Rasulullah ﷺ sendiri yang mendidik dan membesarkan ‘Alī, seolah membalas jasa Abū Thalib yang dulu merawat nabi. Keduanya ibarat satu jiwa ketika beliau ﷺ berkata kepada ‘Alī:
Engkau (bagian) dariku dan aku (bagian) darimu.
📚 Hadis Ahlusunah: Ṣaḥīḥ Al-Bukhārī
📚 Hadis Syiah: Biḥār Al-Anwār
Tidak heran kemudian, jika dari beberapa sahabat yang hendak meminang Fāṭhimah, hanya ‘Alī yang diterima. Seolah hanya ‘Alī yang mampu memperlakukan Fāṭhimah dengan cara terbaik. Sebab, Rasulullah ﷺ sendiri yang memberikan teladan.
Sebagaimana Nabi tidak menikah lagi selama Khadījah masih hidup, ‘Alī juga memperlakukan Fāṭhimah demikian. Bersama Fāṭhimah, ‘Alī dikaruniai dua putra dan dua putri. Kata Nabi, kedua putra ‘Alī, yaitu Ḥasan dan Ḥusain, adalah pemimpin para pemuda di surga.
Sayidina ‘Alī menganggap anak sebagai anugerah yang tumbuh kembangnya akan sempurna berkat perhatian dan didikan orang tua.
“Demi Allah,” kata Sayidina ‘Alī, “aku tidak pernah meminta kepada Tuhan anak yang berparas rupawan tidak pula kedudukan yang tinggi. Namun aku meminta anak yang taat dan takut (kepada Tuhan), sehingga ketika aku melihatnya taat kepada Tuhan, hal itu akan menyenangkan hatiku.”
Prinsip itu selalu dipegang oleh ‘Alī. Sehingga dia tidak membeda-bedakan anak yang lahir dari Fāṭhimah ataupun dari istri yang lain setelahnya.

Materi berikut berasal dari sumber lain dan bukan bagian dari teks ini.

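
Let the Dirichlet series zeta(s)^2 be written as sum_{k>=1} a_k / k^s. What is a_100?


The Dirichlet convolution of the constant function 1 with itself gives (1 * 1)(k) = sum_{d | k} 1 = d(k), the number of positive divisors of k.
Since zeta(s) = sum_{k>=1} 1/k^s, we have zeta(s)^2 = sum_{k>=1} d(k)/k^s, so a_k = d(k).
For k = 100: the divisors are 1, 2, 4, 5, 10, 20, 25, 50, 100.
Count = 9.

9


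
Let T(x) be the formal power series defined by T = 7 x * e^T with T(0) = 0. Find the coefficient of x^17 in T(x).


Apply the Lagrange inversion formula: if T = 7 x * phi(T) with phi(t) = e^t, then
[x^n] T = 7^n * (1/n) [t^(n-1)] phi(t)^n = 7^n * (1/n) [t^(n-1)] e^(n t) = 7^n * (1/n) * n^(n-1) / (n-1)! = 7^n * n^(n-1) / n!.
When c = 1 this is the Cayley count of rooted labeled trees on n vertices, divided by n!.
For n = 17: 7^17 * 17^16 / 17! = 232630513987207 * 48661191875666868481/355687428096000 = 13589529504521590732100867929799/426995712000.

13589529504521590732100867929799/426995712000


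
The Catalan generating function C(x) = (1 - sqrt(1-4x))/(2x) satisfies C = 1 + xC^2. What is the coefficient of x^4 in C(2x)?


Substituting x -> 2x scales the n-th coefficient by 2^n, so [x^4] C(2x) = 2^4 * C_4.
C_4 = C(2*4, 4)/(5) = 70/5 = 14.
So 2^4 * 14 = 16 * 14 = 224.

224


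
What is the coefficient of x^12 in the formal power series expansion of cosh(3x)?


The Maclaurin series is cosh(t) = sum_{m>=0} t^(2m) / (2m)!, so substituting t = 3x, only even powers of x are nonzero, with coefficient of x^(2m) equal to 3^(2m) / (2m)!.
For x^12 the coefficient is 3^12/12! = 531441/479001600 = 2187/1971200.

2187/1971200


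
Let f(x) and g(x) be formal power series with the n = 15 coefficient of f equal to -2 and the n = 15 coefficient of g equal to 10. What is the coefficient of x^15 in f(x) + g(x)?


Addition of formal power series is termwise.
The coefficient of x^15 in f + g = -2 + 10
= 8

8


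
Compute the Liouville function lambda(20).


The Liouville function is lambda(k) = (-1)^Omega(k), where Omega(k) counts the prime factors of k with multiplicity.
Factoring: 20 = 2 * 2 * 5, so Omega(20) = 3.
lambda(20) = (-1)^3 = -1.

-1


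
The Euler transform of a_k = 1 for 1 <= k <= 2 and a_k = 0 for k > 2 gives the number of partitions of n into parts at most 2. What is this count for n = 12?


Partitions of 12 into parts at most 2:
Using generating function (1-x)^(-1)(1-x^2)^(-1),
the coefficient of x^12 = 7

7


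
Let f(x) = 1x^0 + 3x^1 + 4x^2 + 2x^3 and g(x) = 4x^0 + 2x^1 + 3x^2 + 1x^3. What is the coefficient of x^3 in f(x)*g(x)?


Cauchy product at x^3:
1*1 + 3*3 + 4*2 + 2*4
= 26

26


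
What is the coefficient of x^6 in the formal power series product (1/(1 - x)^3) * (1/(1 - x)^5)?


Combine the factors: (1/(1 - x)^3) * (1/(1 - x)^5) = 1/(1 - x)^8.
Then use 1/(1 - x)^r = sum_{k>=0} C(k + r - 1, r - 1) x^k with r = 8 and k = 6:
C(13, 7) = 1716.

1716


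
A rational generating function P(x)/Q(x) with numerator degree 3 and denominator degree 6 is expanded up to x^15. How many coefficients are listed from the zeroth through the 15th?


Expanding up to x^15 gives the coefficients for x^0, x^1, ..., x^15.
That is 15 + 1 = 16 coefficients in total.

16


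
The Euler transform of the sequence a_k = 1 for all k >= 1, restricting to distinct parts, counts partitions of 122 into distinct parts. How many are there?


Partitions of 122 into distinct parts can be computed via generating function.
Product (1+x)(1+x^2)(1+x^3)...
The coefficient of x^122 = 2556284

2556284


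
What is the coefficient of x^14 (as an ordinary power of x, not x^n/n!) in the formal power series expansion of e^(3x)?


The exponential series is e^y = sum_{k>=0} y^k / k!. Substituting y = 3x gives
e^(3x) = sum_{k>=0} 3^k x^k / k!.
So the coefficient of x^n is a^n/n! with a = 3, n = 14:
3^14 / 14! = 4782969/87178291200 = 19683/358758400

19683/358758400


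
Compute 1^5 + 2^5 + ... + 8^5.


This power sum has a closed form given by Faulhaber's formula
sum_{k=1}^{m} k^p = (1 / (p + 1)) * sum_{j=0}^{p} C(p + 1, j) B_j m^(p + 1 - j),
but for small m direct computation is fastest:
1 + 32 + 243 + 1024 + 3125 + 7776 + 16807 + 32768 = 61776.

61776


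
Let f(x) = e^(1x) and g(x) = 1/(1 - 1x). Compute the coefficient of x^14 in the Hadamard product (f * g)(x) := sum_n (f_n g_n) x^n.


Expanding: f_k = 1^k/k! (from e^(1x)) and g_k = 1^k (from 1/(1 - 1x)). So the Hadamard coefficient (f * g)_k = 1^k 1^k / k! = (1)^k / k!.
For k = 14: 1^14/14! = 1/87178291200 = 1/87178291200.

1/87178291200


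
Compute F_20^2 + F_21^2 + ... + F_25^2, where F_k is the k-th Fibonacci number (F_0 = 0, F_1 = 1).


There is a standard identity sum_{k=0}^{N} F_k^2 = F_N * F_{N+1} (proved inductively from the telescoping relation F_k^2 = F_k F_{k+1} - F_{k-1} F_k). Then
sum_{k=20}^{25} F_k^2 = F_25 F_26 - F_19 F_20.
Computing: F_25 = 75025, F_26 = 121393, F_19 = 4181, F_20 = 6765.
Sum = 75025 * 121393 - 4181 * 6765 = 9079225360.

9079225360


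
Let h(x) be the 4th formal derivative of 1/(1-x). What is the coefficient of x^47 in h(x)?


Differentiating 4 times: d^4/dx^4 [1/(1-x)] = 4!/(1-x)^5.
The expansion 1/(1-x)^5 = sum_{k>=0} C(k+4, 4) x^k, so the coefficient of x^n in 4!/(1-x)^5 is 4! * C(n+4, 4).
For n = 47: 24 * C(51, 4) = 24 * 249900 = 5997600

5997600


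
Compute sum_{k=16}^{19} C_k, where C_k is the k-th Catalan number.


C_16 through C_19: 35357670, 129644790, 477638700, 1767263190
Sum = 35357670 + 129644790 + 477638700 + 1767263190
= 2409904350

2409904350


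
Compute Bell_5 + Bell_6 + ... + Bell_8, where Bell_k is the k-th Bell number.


Recall Bell_k counts set partitions of a k-set (with Bell_0 = 1 by convention).
Bell_5 through Bell_8: 52, 203, 877, 4140
Sum = 52 + 203 + 877 + 4140 = 5272.

5272


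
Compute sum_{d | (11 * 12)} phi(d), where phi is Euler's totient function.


First, 11 * 12 = 132. One classical identity is sum_{d | n} phi(d) = n (each k in [1, n] has a unique gcd with n, and among the k's with gcd(k, n) = n/d there are phi(d) of them). So the sum equals 132. We also verify directly:
Divisors of 132: 1, 2, 3, 4, 6, 11, 12, 22, 33, 44, 66, 132.
phi values: 1, 1, 2, 2, 2, 10, 4, 10, 20, 20, 20, 40.
Sum = 132.

132


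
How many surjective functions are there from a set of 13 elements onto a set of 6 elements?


By inclusion-exclusion on which target elements are missed, the number of surjections from an n-set onto a k-set is
surj(n, k) = sum_{j=0}^{k} (-1)^j C(k, j) (k - j)^n.
Equivalently surj(n, k) = k! * S(n, k), where S(n, k) is the Stirling number of the second kind.
For n = 13, k = 6:
S(13, 6) = 9321312, so
surj = 6! * 9321312 = 720 * 9321312 = 6711344640.

6711344640


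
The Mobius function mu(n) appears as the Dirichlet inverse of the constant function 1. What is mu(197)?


197 = 197 (all distinct primes).
mu(197) = (-1)^1 = -1

-1


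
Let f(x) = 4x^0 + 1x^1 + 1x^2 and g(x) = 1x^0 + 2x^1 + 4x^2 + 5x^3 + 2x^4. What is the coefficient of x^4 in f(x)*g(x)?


Cauchy product at x^4:
4*2 + 1*5 + 1*4
= 17

17


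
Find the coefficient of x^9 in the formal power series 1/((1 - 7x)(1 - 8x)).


By partial fractions or Cauchy convolution:
The coefficient equals sum_{k=0}^{9} 7^k * 8^(9-k).
= 791266575

791266575


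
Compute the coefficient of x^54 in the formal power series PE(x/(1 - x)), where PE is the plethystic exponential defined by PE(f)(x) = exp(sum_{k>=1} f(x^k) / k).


For f(x) = x/(1 - x) we have
sum_{k>=1} f(x^k) / k = sum_{k>=1} (1/k) * x^k / (1 - x^k) = sum_{k, m >= 1} x^(k m) / k,
which after exponentiating simplifies to
PE(x/(1 - x)) = prod_{k>=1} 1 / (1 - x^k).
This is the generating function for the partition function p(n), so the coefficient of x^54 is p(54).
Computing p(54) by dynamic programming over parts 1, 2, ..., 54: p(54) = 386155.

386155


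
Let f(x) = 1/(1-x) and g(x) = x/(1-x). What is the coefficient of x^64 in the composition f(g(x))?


First simplify the composition: f(g(x)) = 1/(1 - x/(1-x)) = (1-x)/((1-x) - x) = (1-x)/(1-2x).
Now extract the coefficient. Write (1-x)/(1-2x) = 1/(1-2x) - x/(1-2x).
The coefficient of x^n in 1/(1-2x) is 2^n, and in x/(1-2x) is 2^(n-1) (for n >= 1).
So the coefficient of x^64 is 2^64 - 2^63 = 18446744073709551616 - 9223372036854775808 = 9223372036854775808.

9223372036854775808


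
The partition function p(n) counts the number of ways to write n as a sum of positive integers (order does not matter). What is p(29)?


Using the generating function prod_{k>=1} 1/(1-x^k), we compute p(29).
By dynamic programming over parts 1 through 29:
p(29) = 4565

4565


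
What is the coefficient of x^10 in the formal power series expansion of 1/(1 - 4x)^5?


The general identity 1/(1 - c x)^r = sum_{k>=0} c^k C(k + r - 1, r - 1) x^k follows by substituting y = c x into 1/(1 - y)^r = sum_{k>=0} C(k + r - 1, r - 1) y^k.
For c = 4, r = 5, k = 10:
4^10 * C(14, 4) = 1048576 * 1001 = 1049624576.

1049624576


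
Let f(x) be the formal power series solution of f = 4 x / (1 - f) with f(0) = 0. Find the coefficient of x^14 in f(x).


Apply Lagrange inversion: f = 4 x * phi(f) with phi(t) = 1/(1 - t), so
[x^n] f = 4^n * (1/n) [t^(n-1)] phi(t)^n = 4^n * (1/n) [t^(n-1)] (1 - t)^(-n) = 4^n * (1/n) C(2n - 2, n - 1) = 4^n * C_{n-1}.
For n = 14: C_13 = C(26, 13) / 14 = 10400600/14 = 742900.
With the 4^14 = 268435456 factor, the coefficient is 268435456 * 742900 = 199420700262400.

199420700262400


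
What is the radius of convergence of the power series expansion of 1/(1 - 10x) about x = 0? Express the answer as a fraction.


Expanding 1/(1 - 10x) = sum_{k>=0} 10^k x^k, the series converges when |10x| < 1, i.e., |x| < 1/10.
So the radius of convergence is 1/10 = 1/10.

1/10


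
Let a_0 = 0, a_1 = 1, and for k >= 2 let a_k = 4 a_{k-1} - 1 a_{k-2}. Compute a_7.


Iterating the recurrence forward:
a_0 = 0
a_1 = 1
a_2 = 4*1 - 1*0 = 4
a_3 = 4*4 - 1*1 = 15
a_4 = 4*15 - 1*4 = 56
a_5 = 4*56 - 1*15 = 209
a_6 = 4*209 - 1*56 = 780
a_7 = 4*780 - 1*209 = 2911
So a_7 = 2911.

2911


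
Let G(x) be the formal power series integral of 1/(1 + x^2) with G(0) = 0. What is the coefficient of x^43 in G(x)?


1/(1 + x^2) = sum_{j>=0} (-1)^j x^(2j). Integrating termwise with G(0) = 0:
G(x) = sum_{j>=0} (-1)^j x^(2j+1) / (2j+1) = arctan(x).
Only odd powers are nonzero. For x^43 write 43 = 2*21 + 1, giving
(-1)^21 / 43 = -1/43 = -1/43.

-1/43


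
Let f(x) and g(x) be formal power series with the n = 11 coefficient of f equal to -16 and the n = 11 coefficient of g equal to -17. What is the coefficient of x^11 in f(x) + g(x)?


Addition of formal power series is termwise.
The coefficient of x^11 in f + g = -16 + -17
= -33

-33


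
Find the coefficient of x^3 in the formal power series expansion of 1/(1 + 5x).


Write 1/(1 + c x) = 1/(1 - (-c) x) and apply the geometric-series identity
1/(1 - y) = sum_{k>=0} y^k to get 1/(1 + c x) = sum_{k>=0} (-c)^k x^k.
So the coefficient of x^k is (-c)^k = (-1)^k * c^k.
Here c = 5 and k = 3:
(-5)^3 = -1 * 125 = -125

-125


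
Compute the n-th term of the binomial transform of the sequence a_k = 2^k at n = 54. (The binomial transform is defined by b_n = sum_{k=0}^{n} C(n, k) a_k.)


With a_k = 2^k, b_n = sum_{k=0}^{n} C(n, k) 2^k = (1 + 2)^n by the binomial theorem.
For n = 54: (1 + 2)^54 = 3^54 = 58149737003040059690390169.

58149737003040059690390169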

Perhatiannya tidak hanya dicurahkan kepada anak kandung, namun juga para yatim. Sayidina ‘Alī terbiasa duduk di tanah untuk bermain dan mengusap kepala anak yatim sambil mendoakan mereka. Dia adalah ayah yang mengantarkan makan untuk para yatim di tengah malam.
“Janganlah kalian mengubah perkataan dan menelantarkan para yatim,” kata ‘Alī. Sebab Rasulullah ﷺ bersabda, “Siapa yang memenuhi kebutuhan para yatim, Allah akan mewajibkan surga baginya, sebagaimana Allah mewajibkan neraka bagi mereka yang memakan harta yatim.”
Ayah memiliki peran penting dalam keluarga. Setiap negara dengan beragam latar belakang budaya memilih satu hari tertentu untuk merayakan Hari Ayah.
Banyak negara mengikuti Amerika Serikat yang menjadikan hari Minggu ketiga di bulan Juni sebagai Hari Ayah. Beberapa negara berlatar Kekristenan Barat menjadikan Hari Raya Santo Yusuf sebagai Hari Ayah. Indonesia memilih 12 November.
Sebelum revolusi Islam, Iran menjadikan ulang tahun Reza Shah Pahlavi sebagai Hari Ayah. Pasca revolusi, Iran menetapkan 13 Rajab yang merupakan hari lahir Imam ‘Alī bin Abī Thālib sebagai Hari Ayah.
Sebab dalam tradisi muslim Syiah, terdapat riwayat dari Rasulullah ﷺ yang bersabda, “Aku dan ‘Alī adalah ayah dari umat ini.”